Children flying across country or overseas on commercial aircraft have no right whatsoever to deprive the 98% of grown adults on that plane from watching a drama or a comedy that contains content geared toward Big People. If your priceless little Fauntleroy or Princess Mia can’t handle the flick, slip them a mickey. Shove an Alprazolam down their pre-adolescent throats and send them off to dream of princes, planets and spaceships. But don’t start writing airline CEO’s demanding G-rated swill just so the two or three kids scrunched in beside mom and dad don’t grow up having hemorrhoids because they saw a man kiss a woman’s bare breast or a Spartan athlete shove a lance into another warriors spleen.

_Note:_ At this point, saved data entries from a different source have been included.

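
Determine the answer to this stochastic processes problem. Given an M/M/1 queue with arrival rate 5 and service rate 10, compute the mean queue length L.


rho = 5/10 = 0.5000
L = rho/(1-rho)
= 0.5000/0.5000
= 1.0000

1.0000


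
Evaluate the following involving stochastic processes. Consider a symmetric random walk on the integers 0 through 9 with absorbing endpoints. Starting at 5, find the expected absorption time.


For symmetric RW on 0,...,N with absorbing barriers, E(i) = i*(N-i)
E(5) = 5 * 4 = 20

20


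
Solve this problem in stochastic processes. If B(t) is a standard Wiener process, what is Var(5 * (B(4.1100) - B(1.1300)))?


Var(alpha*(B(t)-B(s))) = alpha^2 * (t-s)
= 5^2 * (4.1100 - 1.1300)
= 25 * 2.9800
= 74.5000

74.5000


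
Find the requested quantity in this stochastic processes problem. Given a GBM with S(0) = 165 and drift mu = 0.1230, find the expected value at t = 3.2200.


E[S(t)] = S(0) * exp(mu * t)
= 165 * exp(0.1230 * 3.2200)
= 165 * 1.4860
= 245.1831

245.1831


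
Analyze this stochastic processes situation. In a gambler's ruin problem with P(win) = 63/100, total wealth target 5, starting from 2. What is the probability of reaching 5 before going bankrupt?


Gambler's ruin formula:
r = q/p = 0.3700/0.6300 = 0.5873
P(win) = (1 - r^i)/(1 - r^N)
= (1 - 0.5873^2)/(1 - 0.5873^5)
= 0.7043

0.7043


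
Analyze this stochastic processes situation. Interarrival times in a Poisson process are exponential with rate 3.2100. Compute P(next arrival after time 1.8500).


P(X > t) = exp(-lambda * t)
= exp(-3.2100 * 1.8500)
= exp(-5.9385) = 0.0026

0.0026


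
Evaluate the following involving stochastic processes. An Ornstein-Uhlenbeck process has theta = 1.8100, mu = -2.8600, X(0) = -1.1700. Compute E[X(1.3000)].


E[X(t)] = mu + (X(0) - mu)*exp(-theta*t)
= -2.8600 + (-1.1700 - -2.8600)*exp(-1.8100*1.3000)
= -2.8600 + 1.6900 * 0.0951
= -2.6993

-2.6993


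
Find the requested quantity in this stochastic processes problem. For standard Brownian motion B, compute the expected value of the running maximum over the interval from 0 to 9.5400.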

Airlines might want to inaugurate “Kiddie Flights” so crumb snatchers can fly from Atlanta to Pittsburgh in play pens or sit in sandboxes set up in the back of the plane or simply take out the center aisle of seats in the wide bodies and put playground slides and bounce around air pens in their stead. Have flight attendants dress as Dumbo or Pluto and serve kids Kool-Aid, cookies, and ice cream. Show movies featuring dancing and singing cartoon penguins and ground squirrels. But since only two or three kids crowd most commercial flights, this option looks weak. No profit in flying a platoon of rug rats o’er fields of waving grain.

So shut up. Your kids aren’t as important as the deal the salesman has to close before his company goes upside down into bankruptcy. And if a little violence and mature sex settles his mind and takes away the tension of imminent demise for a few hours, that’s a plus. If you think your child is in danger of having his entire existence on earth corrupted by a film shown for adults on any of today’s profit starved airlines, I suggest you rent a car and drive to grandma’s house. But don’t take away the privilege of adulthood from those of us who’ve racked up a lot of free miles making it this far into our often complicated and traumatic lives. Let the kid pick up those worldly perks for himself. He’ll be a better adult for it if you do.